Second, we learned the importance of a disaster recovery plan. A great example of this was Maersk, a global shipping powerhouse which was one of the companies most affected by Petya.  Their global network was infected, and shipping operations across the world were temporarily halted.  In a July 9th article, executives detail what the morning without an internal network was like at the APM Terminals facility in Mobile:

Every container, including those coming in via truck to be loaded onto ships, comes with a lot of data, and usually that data is handled by electronic systems. With those dead, the trucking companies had to do just as much work as APM to fill in the blanks.

“I can’t stress this enough,” Harold said, “how closely we had to work with each individual truck driver to make sure they were giving us that information.”

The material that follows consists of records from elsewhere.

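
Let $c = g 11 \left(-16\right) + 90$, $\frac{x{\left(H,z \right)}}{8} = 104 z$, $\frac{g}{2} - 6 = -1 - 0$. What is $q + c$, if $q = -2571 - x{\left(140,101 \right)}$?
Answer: $-88273$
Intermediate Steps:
$g = 10$ ($g = 12 + 2 \left(-1 - 0\right) = 12 + 2 \left(-1 + 0\right) = 12 + 2 \left(-1\right) = 12 - 2 = 10$)
$x{\left(H,z \right)} = 832 z$ ($x{\left(H,z \right)} = 8 \cdot 104 z = 832 z$)
$q = -86603$ ($q = -2571 - 832 \cdot 101 = -2571 - 84032 = -86603$)
$c = -1670$ ($c = 10 \cdot 11 \left(-16\right) + 90 = 110 \left(-16\right) + 90 = -1760 + 90 = -1670$)
$q + c = -86603 - 1670 = -88273$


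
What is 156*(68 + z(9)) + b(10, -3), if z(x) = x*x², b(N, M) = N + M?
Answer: 124339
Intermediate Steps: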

Among the other challenges detailed in the article included determining:

• How to contact other executives without email or the internal phone directory working
• What was placed on hold by Customs, without access to the Customs database
• How to contact customers (and the public) without being able to send email from official company email addresses

Ultimately, Maersk did a great job of getting operations running again, although they did have to close the Mobile port for a day as they put the pieces back together.  But the challenges they encountered are a great reminder of the importance of a disaster recovery plan.  If you lose computer functionality, including your email server, do you have a plan in place to keep the company operational while you restore that data?  How confident are you in your data backups?  If you lose access to your physical office, or if items in the office are damaged and destroyed, do you have a plan to keep the business operating from another location?

These are critical questions to answer, not only because malware or ransomware can affect your business, but because of natural disasters, theft or vandalism, or even fires.  If you don’t have a disaster recovery plan on paper, this is a great reminder of why it’s time to start the process of building one.